Posted: Nov 9, 2019 at 8:11 Quote
Super deluxe and monarch plus use the same piston and the same style of rebound shim stack. It is preloaded with a ring shim, making the stack highly digressive. "Rapid recovery" is what RS calls it.

From what vorsprung said, the medium rebound tune doesn't even flow oil through the shim stack because of how much preload it has. Although I would bet that's a half true statement. If you are running high pressures (more tokens = higher pressures too) then it might become active on big hits.

Stock form, you basically have a port orfice rebound damper. Slowing it down causes packing (LSR issue caused by no oil flow through the shims) and speeding it up gets you bucked on big hits (too little rebound in general).

If you want to test it out and are comfortable with shock rebuilds, pull the ring shim out of the rebound stack and move the shim that was a centering shim for the ring up the stack. This will make the shim stack the main oil control point, instead of the adjuster. Rebound damping will now be more linear, instead of digressive. It will likely be too little damping though so you'll have to crank down the adjuster to slow everything down still, but now LSR will be proportionally fast enough to avoid packing since the shims are now active at lower speeds.

This made my Monarch+ significantly better anyway.

Posted: Nov 9, 2019 at 8:26 Quote
Also, changing the oil viscosity can change how sensitive the adjusters are. Shim stack and port orfice dampers are impacted by viscosity differently so changing oil changes the relative control of each.

A lighter oil will make the adjuster have less relative impact, but at the same time will also reduce overall damping. Changing oil viscosity though will impact compression damping too which might not be desirable.

Posted: Nov 9, 2019 at 9:09 Quote
MikeG156 wrote:
If you want to test it out and are comfortable with shock rebuilds, pull the ring shim out of the rebound stack and move the shim that was a centering shim for the ring up the stack.

I just happen to have a Monarch+ in bits right now so I’m gonna give this a try tup

Posted: Nov 10, 2019 at 18:53 Quote
I agree about the travel use thing.
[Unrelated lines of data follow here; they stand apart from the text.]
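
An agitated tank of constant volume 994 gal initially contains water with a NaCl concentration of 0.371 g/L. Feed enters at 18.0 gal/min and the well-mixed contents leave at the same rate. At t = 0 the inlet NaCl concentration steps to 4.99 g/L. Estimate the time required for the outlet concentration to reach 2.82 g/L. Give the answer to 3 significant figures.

41.7 min

Species balance: V dC/dt = Q(C_in − C) ⇒ τ = V/Q = 55.222 min.
C(t) = C_in + (C₀ − C_in) e^(−t/τ). Set C = 2.82 and solve for t:
e^(−t/τ) = (C − C_in)/(C₀ − C_in) = (2.82 − 4.99)/(0.371 − 4.99) = 0.46980
t = −τ ln(…) = 55.222 × 0.75545 = 41.718 min.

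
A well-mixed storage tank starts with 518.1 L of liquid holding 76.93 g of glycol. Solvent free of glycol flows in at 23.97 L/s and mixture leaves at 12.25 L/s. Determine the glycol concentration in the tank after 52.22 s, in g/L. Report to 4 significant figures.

Total volume: dV/dt = Q_in − Q_out = 11.7200 L/s, so V(t) = 518.1 + 11.7200 t and V(52.22) = 1130.12 L.
Species balance (pure solvent in): dm/dt = −Q_out · m/V(t).
Separate: dm/m = −Q_out dt/V(t) ⇒ ln(m/m₀) = −(Q_out/(Q_in−Q_out)) ln(V/V₀).
m = m₀ (V₀/V)^(Q_out/(Q_in−Q_out)) = 76.93 × (518.1/1130.12)^(1.04522) = 34.0462 g.
C = m/V = 34.0462/1130.12 = 0.0301262 g/L.

0.03013 g/L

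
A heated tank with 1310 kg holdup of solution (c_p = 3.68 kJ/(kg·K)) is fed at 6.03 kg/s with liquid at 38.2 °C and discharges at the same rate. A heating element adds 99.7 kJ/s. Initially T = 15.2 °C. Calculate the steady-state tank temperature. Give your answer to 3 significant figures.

M c_p dT/dt = ṁ c_p (T_in − T) + Q̇.
At steady state dT/dt = 0 ⇒ T_ss = T_in + Q̇/(ṁ c_p) = 38.2 + 99.7/(6.03·3.68) = 42.693 °C.

42.7 °C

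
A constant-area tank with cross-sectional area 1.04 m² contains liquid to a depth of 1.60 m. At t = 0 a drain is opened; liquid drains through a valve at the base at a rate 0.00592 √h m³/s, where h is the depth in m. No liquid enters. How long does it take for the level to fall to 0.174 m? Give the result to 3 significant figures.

298 s

A dh/dt = −Q_out = −0.00592 √h.
This is separable: 2 d(√h)/dt = −0.00592/A, so √h = √h₀ − (0.00592/(2A)) t.
t = 2A(√h₀ − √h)/0.00592 = 2·1.04·(√1.60 − √0.174)/0.00592
  = 2.0800 × (1.2649 − 0.41713) / 0.00592 = 297.87 s.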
Definitely rides better with 25% than 35% sag, regardless of travel used. I would think this bike sucks for using like 140mm of travel on some rides, but in reality it kicks ass like that and a decent drop to flat can bottom anything.

Im gonna try adding some air to speed the rebound up before I tear this thing apart. I wonder why the rebound is confugured the way it is, it definitely does not work for me.